In 1905 De Ford & Co. was sold to Central Aguirre Sugar Companies, a voluntary trust organized August 14, 1905 under the laws of Massachusetts of which John Dandrige Henley Luce was president.  By then, Dumaresque and Lothrop had died and De Ford had retired.  It was this transaction that gave sugar refiners majority ownership interest in Central Aguirre and brought to the Board of Directors   James Howell Post , a senior partner in B. H. Howell and Son & Co. and President of the National Sugar Refining Co. and Frederick D. Mollenhauer,  Vicepresident of the National Sugar Refining Corp.  Central Aguirre Sugar Companies trust was succeeded by Central Aguirre Sugar Co., a corporation organized March, 1918 under the laws of Puerto Rico.  

B. H. Howell and Son & Co. was a firm of commission merchants that handled the purchase of raw sugar and the sale of refined sugar for Mollenhauer Sugar Refining Co. in Brooklyn and National Sugar Refining Co. in Yonkers.  Both were related to the Havemeyers; the Mollenhauers by marriage to the Dicks, one of which was a Director of the American Sugar Refining Co.  Charles Sneff, a cousing of Henry O. Havemeyer owned stock in Mollenhauer Sugar Refining Co. which stock was subsequently exchanged for shares of the American Sugar Refining Co. thus making American 30% owner of the Mollenhauer firm. 
 
As part of its expansion, In 1909 Central Aguirre Sugar Co. acquired  Central Cortada  for $1,200,000 and in 1920 a 72.5% interest in the outstanding stock of Central Machete was acquired by Luce & Co. S en C, a limited partnership.  A company analysis of Central Aguirre Sugar Company in the 1921 Moody's Manual of Investments  states that one of the Board members was James H. Post.  At the time, Post was also President of the National Sugar Regining Company and a member of the Board of Directors of The First National City Bank of NY, today Citibank.  The report includes Central Machete Co. (puchased January, 1920) and Luce & Co. S en C a Limited Partnership whose members were all Directors of Central Aguirre Sugar Co. as subsidiaries.  

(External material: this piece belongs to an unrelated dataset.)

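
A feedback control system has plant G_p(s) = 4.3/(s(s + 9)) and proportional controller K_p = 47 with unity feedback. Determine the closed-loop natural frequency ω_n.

ω_n = 14.2 rad/s

1 + K_p·G_p(s) = 0 gives s² + 9s + 202.1 = 0.
So ω_n² = 202.1 ⇒ ω_n = 14.22 rad/s, and ζ = 9/(2ω_n) = 0.317.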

Per the report, Central Aguirre Sugar Company's return on investment (net profit/paid in capital) for the years between 1916 and 1921 was: 58%, 68%, 44%, 24%, 30% and 50%.  Total sales for the period ranged from $4.5 to $6.2 million except for 1920 when sales were an astonishing $17.5 million.  The one time event that resulted in so high 1920 sales is unbeknown to us at this time.

The sugar mill's location on the southern coast of the island with its own deep water dock on Jobos Bay , allowed for easy loading of the ships that transported sugar and molasses from Aguirre to the mainland USA, its main market.

In 1969 a Cuban conglomerate acquired Central Aguirre and its subsidiaries and began selling its lands, in 1870 The Govebnment of Puerto acquired all the assets from the Cubavn company and continued to operate Central Aguirre until 1990 when it ceased to operate for good.
A community town which still exists today, was created around the sugar mill during the first half of the 20th Century.  The hotel building is very similar to the one at ​ Guanica Central  which, as can be seen from the pictures on that page, has been well kept and is currently in use.  Also pictured are houses where the administrators lived, still occupied and in good condition.

The sugar mill and company town which comprise The Central Aguirre Historic District, were added to the National Register of Historic Places in 2002.  The document submitting the property is a lengthy and very interesting document with substantial information regarding the begining and history of Central Aguirre and the sugar industry in Puerto Rico as well.